Several other states, including Idaho, North Dakota, Montana and Oklahoma are considering similar bans.
After a lengthy discussion that became emotional at times, the Kentucky Senate committee sent the measure to the full Senate. If it passes there, it still needs House approval. Republicans have supermajorities in both chambers.
The committee voted to scale back the bill from the original version, which would have placed stricter location restrictions on where drag shows could take place. Despite the changes, opponents continued to raise constitutional questions about the measure.
“Our concern remains that this will include some government censorship inconsistent with our First Amendment protected rights,” said Kate Miller of the American Civil Liberties Union of Kentucky.
The bill — Senate Bill 115 — remains discriminatory despite the revisions, said Bob Heeringer, who represented the Fairness Campaign, an LGBTQ advocacy group.

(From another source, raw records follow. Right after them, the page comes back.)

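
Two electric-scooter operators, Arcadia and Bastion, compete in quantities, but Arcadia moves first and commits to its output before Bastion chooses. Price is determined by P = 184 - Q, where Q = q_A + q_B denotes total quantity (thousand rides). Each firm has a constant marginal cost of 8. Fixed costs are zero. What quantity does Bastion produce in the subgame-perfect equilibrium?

44

Solve by backward induction. Given q_A, the follower Bastion maximises π_B = (184 - q_A - q_B)q_B - 8q_B.
Setting the follower's marginal profit to zero, 176 - q_A - 2q_B = 0, i.e. q_B = (176 - q_A)/2.
The leader anticipates this reaction. Substituting into P = 184 - Q gives P = 96 - (1/2)q_A, so π_A = (96 - (1/2)q_A)q_A - 8q_A.
The leader's first-order condition 88 - q_A = 0 yields q_A = 88.
Then q_B = (176 - 88)/2 = 44.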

“And an ounce of discrimination is the same as an ocean of discrimination,” said Heleringer, a Republican and former Kentucky legislator.
The legislation targets drag shows by referring to adult performances as a “sexually explicit performance” that includes a performance involving male or female impersonators.
David Walls, executive director of The Family Foundation, hailed the bill as a “straight forward, common sense and necessary” effort to protect children.
“Let’s put the obvious: Sexually explicit adult performances should not take place on public property and should not be around children, and SB115 would help protect our children from these performances,” Walls said.
Drag performer Poly Tics later told lawmakers that the bill was a drain on her livelihood.
“As a transvestite who depends on travesty shows for income, this account not only tells me that I am not really a rights-deserving human being, but that I am also not worthy of working and that I do not deserve rights. ability to earn money,” she said.
A few minutes later, the Republican members of the committee introduced the bill. After the vote, opponents of the bill began chanting “shame.” The chant continued as the committee chair called for another bill to be considered. The opponents eventually left the committee room.